Il y a des romans qui nous marquent plus que d’autres, Arpenter la nuit de Leila Mottley fait partie de cette catégorie. C’est toujours difficile de chroniquer un tel roman, car on le referme sans voix, bouleversée. Mais je vais tout de même tenter de le faire, en espérant vous donner envie de le lire à votre tour.
Résumé de l’éditeur :
Kiara, dix-sept ans, et son frère aîné Marcus vivotent dans un immeuble d’East Oakland. Livrés à eux-mêmes, ils ont vu leur famille fracturée par la mort et par la prison. Si Marcus rêve de faire carrière dans le rap, sa sœur se démène pour trouver du travail et payer le loyer. Mais les dettes s’accumulent et l’expulsion approche.
Un soir, ce qui commence comme un malentendu avec un inconnu devient aux yeux de Kiara le seul moyen de s’en sortir. Elle décide de vendre son corps, d’arpenter la nuit. Rien ne l’a pourtant préparée à la violence de cet univers, et surtout pas la banale arrestation va la précipiter dans un enfer qu’elle n’aurait jamais imaginé.
Mon avis :
Kiara n’a pas une vie facile, les difficultés rythment sa vie depuis son enfance. Sa mère est en prison, son père est mort, son frère vit dans sa bulle loin de la réalité du quotidien. Elle reste seule à supporter la charge du quotidien alors qu’elle est mineure, prenant en charge aussi le fils de sa voisine junkie, totalement délaissé par sa mère. Elle se retrouve face à des responsabilités qui la dépassent et se démène comme elle peut pour garder la tête hors de l’eau. Quand les factures s’accumulent, elle finit par plonger un peu par hasard dans la prostitution. Difficile d’en sortir quand le chômage fait rage et qu’il est impossible de trouver un emploi plus classique. Mais ce n’est que le début de la spirale infernale.
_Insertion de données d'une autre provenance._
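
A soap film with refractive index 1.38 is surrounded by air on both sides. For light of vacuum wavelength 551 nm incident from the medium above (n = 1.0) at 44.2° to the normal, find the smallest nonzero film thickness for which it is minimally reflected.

231 nm

At the upper boundary (n = 1.0 to n = 1.38) the reflected ray undergoes a half-wave phase shift.
At the lower boundary (n = 1.38 to n = 1.0) the reflected ray undergoes no phase shift.
Net: one phase inversion between the two reflected rays.
With one net inversion, destructive interference in reflection requires 2 n t cos θ_r = m λ.
Snell's law: 1.0 sin 44.2° = 1.38 sin θ_r → sin θ_r = 0.505, cos θ_r = 0.863.
Minimum nonzero at m = 1: t = λ / (2 n cos θ_r) = 551 / (2 × 1.38 × 0.863) = 231 nm.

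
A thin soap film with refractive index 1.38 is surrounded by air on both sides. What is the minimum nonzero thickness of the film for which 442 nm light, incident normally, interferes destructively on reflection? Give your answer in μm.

0.160 μm

At the upper boundary (n = 1.0 to n = 1.38) the reflected ray undergoes a half-wave phase shift.
At the lower boundary (n = 1.38 to n = 1.0) the reflected ray undergoes no phase shift.
The two reflections differ by half a wavelength.
For minimum reflection here: 2 n t = m λ.
Minimum nonzero at m = 1: t = λ / (2 n) = 442 / (2 × 1.38) = 160 nm.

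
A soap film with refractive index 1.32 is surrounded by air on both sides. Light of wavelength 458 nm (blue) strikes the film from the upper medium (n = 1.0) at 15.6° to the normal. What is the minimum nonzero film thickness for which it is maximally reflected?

Ray reflecting at the top interface goes from n = 1.0 toward n = 1.32: a half-wave phase shift.
At the lower boundary (n = 1.32 to n = 1.0) the reflected ray undergoes no phase shift.
Net: one phase inversion between the two reflected rays.
With one net inversion, constructive interference in reflection requires 2 n t cos θ_r = (m + ½) λ.
Snell's law: 1.0 sin 15.6° = 1.32 sin θ_r → sin θ_r = 0.204, cos θ_r = 0.979.
Minimum at m = 0: t = λ / (4 n cos θ_r) = 458 / (4 × 1.32 × 0.979) = 88.6 nm.

88.6 nm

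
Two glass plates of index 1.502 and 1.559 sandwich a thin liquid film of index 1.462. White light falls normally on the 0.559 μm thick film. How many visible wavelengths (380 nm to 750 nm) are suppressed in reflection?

Top surface (1.502 → 1.462): reflection off a lower-index medium gives no phase shift.
At the lower boundary (n = 1.462 to n = 1.559) the reflected ray undergoes a half-wave phase shift.
The two reflections differ by half a wavelength.
So the condition for destructive reflection is 2 n t = m λ.
λ = 2 n t / m = 1635 / m nm.
m=2: 817 nm (IR); m=3: 545 nm (visible); m=4: 409 nm (visible); m=5: 327 nm (UV).

2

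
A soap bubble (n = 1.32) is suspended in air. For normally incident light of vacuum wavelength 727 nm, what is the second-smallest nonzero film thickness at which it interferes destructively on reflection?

551 nm

Top surface (1.0 → 1.32): reflection off a higher-index medium gives a half-wave phase shift.
Ray reflecting at the bottom interface goes from n = 1.32 toward n = 1.0: no phase shift.
Net: one phase inversion between the two reflected rays.
For weak reflection here: 2 n t = m λ.
The second-smallest nonzero thickness corresponds to m = 2: t = m λ / (2 n) = 2.00 × 727 / (2 × 1.32) = 551 nm.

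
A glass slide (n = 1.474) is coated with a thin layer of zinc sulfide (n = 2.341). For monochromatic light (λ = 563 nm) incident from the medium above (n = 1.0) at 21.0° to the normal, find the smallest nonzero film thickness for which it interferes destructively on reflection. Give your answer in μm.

0.122 μm

At the upper boundary (n = 1.0 to n = 2.341) the reflected ray undergoes a half-wave phase shift.
At the lower boundary (n = 2.341 to n = 1.474) the reflected ray undergoes no phase shift.
Net: one phase inversion between the two reflected rays.
With one net inversion, destructive interference in reflection requires 2 n t cos θ_r = m λ.
Snell's law: 1.0 sin 21.0° = 2.341 sin θ_r → sin θ_r = 0.153, cos θ_r = 0.988.
Minimum nonzero at m = 1: t = λ / (2 n cos θ_r) = 563 / (2 × 2.341 × 0.988) = 122 nm.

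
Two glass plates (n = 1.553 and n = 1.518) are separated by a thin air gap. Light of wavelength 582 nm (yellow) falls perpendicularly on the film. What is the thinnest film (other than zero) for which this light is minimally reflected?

291 nm

Ray reflecting at the top interface goes from n = 1.553 toward n = 1.0: no phase shift.
At the lower boundary (n = 1.0 to n = 1.518) the reflected ray undergoes a half-wave phase shift.
Exactly one π shift → a net half-wave offset.
So the condition for destructive reflection is 2 n t = m λ.
Minimum nonzero at m = 1: t = λ / (2 n) = 582 / (2 × 1.0) = 291 nm.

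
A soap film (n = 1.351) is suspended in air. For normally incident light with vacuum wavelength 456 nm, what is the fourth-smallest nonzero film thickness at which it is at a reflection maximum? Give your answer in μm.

Ray reflecting at the top interface goes from n = 1.0 toward n = 1.351: a half-wave phase shift.
At the lower boundary (n = 1.351 to n = 1.0) the reflected ray undergoes no phase shift.
The two reflections differ by half a wavelength.
With one net inversion, constructive interference in reflection requires 2 n t = (m + ½) λ.
The fourth-smallest nonzero thickness corresponds to m = 3: t = (m + ½) λ / (2 n) = 3.50 × 456 / (2 × 1.351) = 591 nm.

0.591 μm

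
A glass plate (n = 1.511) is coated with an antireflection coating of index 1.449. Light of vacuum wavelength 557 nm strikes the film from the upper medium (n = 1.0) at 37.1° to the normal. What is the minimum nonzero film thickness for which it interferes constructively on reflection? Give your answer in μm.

Ray reflecting at the top interface goes from n = 1.0 toward n = 1.449: a half-wave phase shift.
Ray reflecting at the bottom interface goes from n = 1.449 toward n = 1.511: a half-wave phase shift.
The two reflections carry the same phase change, so no net offset.
With no net inversion, constructive interference in reflection requires 2 n t cos θ_r = m λ.
Snell's law: 1.0 sin 37.1° = 1.449 sin θ_r → sin θ_r = 0.416, cos θ_r = 0.909.
Minimum nonzero at m = 1: t = λ / (2 n cos θ_r) = 557 / (2 × 1.449 × 0.909) = 211 nm.

0.211 μm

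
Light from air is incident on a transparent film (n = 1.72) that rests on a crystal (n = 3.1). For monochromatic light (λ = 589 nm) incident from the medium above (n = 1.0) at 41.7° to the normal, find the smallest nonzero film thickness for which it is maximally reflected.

At the upper boundary (n = 1.0 to n = 1.72) the reflected ray undergoes a half-wave phase shift.
Bottom surface (1.72 → 3.1): reflection off a higher-index medium gives a half-wave phase shift.
Zero or two π shifts → no net half-wave offset.
For bright reflection here: 2 n t cos θ_r = m λ.
Snell's law: 1.0 sin 41.7° = 1.72 sin θ_r → sin θ_r = 0.387, cos θ_r = 0.922.
Minimum nonzero at m = 1: t = λ / (2 n cos θ_r) = 589 / (2 × 1.72 × 0.922) = 186 nm.

186 nm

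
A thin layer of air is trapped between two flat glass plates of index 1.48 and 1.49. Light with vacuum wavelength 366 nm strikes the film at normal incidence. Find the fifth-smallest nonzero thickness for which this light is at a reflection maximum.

Top surface (1.48 → 1.0): reflection off a lower-index medium gives no phase shift.
At the lower boundary (n = 1.0 to n = 1.49) the reflected ray undergoes a half-wave phase shift.
Exactly one π shift → a net half-wave offset.
For strong reflection here: 2 n t = (m + ½) λ.
The fifth-smallest nonzero thickness corresponds to m = 4: t = (m + ½) λ / (2 n) = 4.50 × 366 / (2 × 1.0) = 824 nm.

824 nm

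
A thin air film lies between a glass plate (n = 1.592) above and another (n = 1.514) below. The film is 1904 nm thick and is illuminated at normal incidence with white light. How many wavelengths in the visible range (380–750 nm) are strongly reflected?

Top surface (1.592 → 1.0): reflection off a lower-index medium gives no phase shift.
At the lower boundary (n = 1.0 to n = 1.514) the reflected ray undergoes a half-wave phase shift.
The two reflections differ by half a wavelength.
For strong reflection here: 2 n t = (m + ½) λ.
λ = 2 n t / (m + ½) = 3808 / (m + ½) nm.
m=4: 846 nm (IR); m=5: 692 nm (visible); m=6: 586 nm (visible); m=7: 508 nm (visible); m=8: 448 nm (visible); m=9: 401 nm (visible); m=10: 363 nm (UV).

5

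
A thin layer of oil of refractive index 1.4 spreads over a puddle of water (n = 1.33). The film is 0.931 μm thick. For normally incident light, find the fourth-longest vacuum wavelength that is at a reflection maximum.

Ray reflecting at the top interface goes from n = 1.0 toward n = 1.4: a half-wave phase shift.
Ray reflecting at the bottom interface goes from n = 1.4 toward n = 1.33: no phase shift.
The two reflections differ by half a wavelength.
So the condition for constructive reflection is 2 n t = (m + ½) λ.
λ = 2 n t / (m + ½). The fourth-longest wavelength is m = 3: λ = 2 × 1.4 × 931 / 3.50 = 745 nm.

745 nm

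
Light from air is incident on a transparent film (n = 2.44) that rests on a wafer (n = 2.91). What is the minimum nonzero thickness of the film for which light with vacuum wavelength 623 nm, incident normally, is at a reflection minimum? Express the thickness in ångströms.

638 Å

Top surface (1.0 → 2.44): reflection off a higher-index medium gives a half-wave phase shift.
Ray reflecting at the bottom interface goes from n = 2.44 toward n = 2.91: a half-wave phase shift.
The two reflections carry the same phase change, so no net offset.
So the condition for destructive reflection is 2 n t = (m + ½) λ.
Minimum at m = 0: t = λ / (4 n) = 623 / (4 × 2.44) = 63.8 nm.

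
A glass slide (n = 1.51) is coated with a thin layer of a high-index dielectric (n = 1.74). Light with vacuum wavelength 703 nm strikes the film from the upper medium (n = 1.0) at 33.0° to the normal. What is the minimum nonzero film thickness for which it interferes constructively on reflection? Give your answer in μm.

0.106 μm

At the upper boundary (n = 1.0 to n = 1.74) the reflected ray undergoes a half-wave phase shift.
Ray reflecting at the bottom interface goes from n = 1.74 toward n = 1.51: no phase shift.
The two reflections differ by half a wavelength.
For strong reflection here: 2 n t cos θ_r = (m + ½) λ.
Snell's law: 1.0 sin 33.0° = 1.74 sin θ_r → sin θ_r = 0.313, cos θ_r = 0.950.
Minimum at m = 0: t = λ / (4 n cos θ_r) = 703 / (4 × 1.74 × 0.950) = 106 nm.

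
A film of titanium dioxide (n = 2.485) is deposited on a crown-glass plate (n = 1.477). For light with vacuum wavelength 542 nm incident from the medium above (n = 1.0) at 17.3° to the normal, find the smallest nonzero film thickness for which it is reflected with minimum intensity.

Top surface (1.0 → 2.485): reflection off a higher-index medium gives a half-wave phase shift.
Ray reflecting at the bottom interface goes from n = 2.485 toward n = 1.477: no phase shift.
Net: one phase inversion between the two reflected rays.
With one net inversion, destructive interference in reflection requires 2 n t cos θ_r = m λ.
Snell's law: 1.0 sin 17.3° = 2.485 sin θ_r → sin θ_r = 0.120, cos θ_r = 0.993.
Minimum nonzero at m = 1: t = λ / (2 n cos θ_r) = 542 / (2 × 2.485 × 0.993) = 110 nm.

110 nm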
J’ai été bouleversée par cette rencontre, par les épreuves et les émotions traversées avec Kiara. Ca a été une lecture difficile car poignante. On se projette totalement dans Kiara, et c’est ce qui rend le voyage si immersif, si intense. J’ai dû prendre des pauses pour digérer ce que je lisais.
C’est un roman qui dénonce la violence d’un quotidien empli de pauvreté, le racisme systémique qui enfonce même les personnes les plus battantes et les plus déterminées à s’en sortir. Il y a une sorte de fatalisme, de descente aux enfers inéluctable peu importe la force avec laquelle Kiara se bat contre.
Je retiens aussi la plume incroyable de Leila Mottley. Une langue à la fois poétique mais crue, ce qui lui donne toute sa puissance. On est forcément abasourdie en apprenant qu’elle a publié ce roman à seulement 19 ans, car ce roman est empreint d’une très grande maturité.
Je vous recommande vraiment ce roman bouleversant, qui ne pourra pas vous laisser indifférent. Ce livre a été mon coup de cœur de l’année 2023.